Und es gibt noch eine weitere Veränderung in diesem Jahr: Die weit über Köln hinaus bekannte große Krippe des Doms, in der sich auch Karnevalisten, Marktfrauen oder Müllmänner wiederfinden, verlässt das Gotteshaus. "Besucherandrang an ihrer üblichen Stelle - das wäre mit keinem Schutzkonzept vereinbar gewesen", sagt Kleine. So steht die Krippe in diesem Jahr im Schaufenster eines leerstehenden Ladenlokals in Dom-Nähe.
Draußen – dieses Motiv bestimmt viele Ideen. In Leipzig laden evangelische Kirche und katholische Kirche dazu ein, dass um 18 Uhr an Heiligabend alle Glocken der Stadt läuten. Dann sollen um 18:08 Uhr alle - egal, wo sie gerade sind - das weihnachtliche "Stille Nacht" singen. Motto: "18 Uhr 08 singt Leipzig Stille Nacht".

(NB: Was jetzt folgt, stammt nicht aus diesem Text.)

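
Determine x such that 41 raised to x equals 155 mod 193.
101

Baby-step giant-step with step n = ⌈√193⌉ = 14.
Baby steps 41^j mod 193 (j:value) for j=0..13: 0:1, 1:41, 2:137, 3:20, 4:48, 5:38, 6:14, 7:188, 8:181, 9:87, 10:93, 11:146, 12:3, 13:123.
Giant-step multiplier: 41^(-14) ≡ 41^(192-14) = 41^178 ≡ 139 (mod 193).
Giant steps γ_i = 155·139^i mod 193: γ_0=155, γ_1=122, γ_2=167, γ_3=53, γ_4=33, γ_5=148, γ_6=114, γ_7=20 (in table at j=3).
x = i·n + j = 7·14 + 3 = 101.
Check: 41^101 ≡ 155 (mod 193).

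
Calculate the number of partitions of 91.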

Vielerorts gibt es Überlegungen, angesichts möglicher Infektionsgefahren die kompletten Gottesdienste ins Freie zu verlagern. In Hannover plant die katholische Sankt-Joseph-Gemeinde ihre Feier mit bis zu 2000 Teilnehmenden im Fußballstadion von Hannover 96. In Nürnberg wollen Protestanten und Katholiken das Max-Morlock-Stadion des 1. FC Nürnberg für eine gemeinsame ökumenische Feier nutzen. In Hamburg bemüht sich eine evangelische Gemeinde um das Stadion am Millerntor des FC Sankt Pauli, in Köln um das Südstadion. Und wo sich keine Sportstätten anbieten, gibt es Überlegungen zu Weihnachtsfeiern, Krippenspielen oder kurzen weihnachtlichen Konzerten auf Marktplätzen, vor Altersheimen oder auf Schulhöfen. In Bremen bemüht sich die katholische Gemeinde St. Raphael, ein oder zwei kurze liturgische Feiern auf der Galopprennbahn zu gestalten. Die Gespräche mit dem Betreiber der Anlage laufen. Die pastorale Koordinatorin Andrea Grote betont, Leitgedanke sei die Frage, wie man das Fest für Familien gestalten könne, die sich auf ein klassisches Weihnachten freuen. Man sehe das Ganze "als Chance, nicht als Notlösung".
"Kalt erwischt"
Eins indes zeichnet sich angesichts der Schwere der Pandemie und der gesellschaftlichen Probleme ab. In diesem Jahr, heißt es immer wieder, sei nicht nur der Rahmen anders. Die Menschen hätten so viel mitmachen müssen - Sorgen, Ängste, vielleicht auch den Tod von Angehörigen oder Freunden, sagt Michael Kösling am Berliner Dom: "Die Krise hat uns vor Augen geführt, dass die Relevanz der Kirche doch geringer ist, als wir dachten. Da hat sie uns kalt erwischt, aber auch geweckt. Wir haben gemerkt, dass wir stärker in die Öffentlichkeit gehen müssen, und mal aus dem Dom hinaus." Auch Robert Kleine in Köln bewegt dieser Gedanke: "Das Draußen-Sein – das ist ja ein bisschen das, was Weihnachten auch bedeutet: Dass wir aus den Kirchen hinausgehen in die Öffentlichkeit."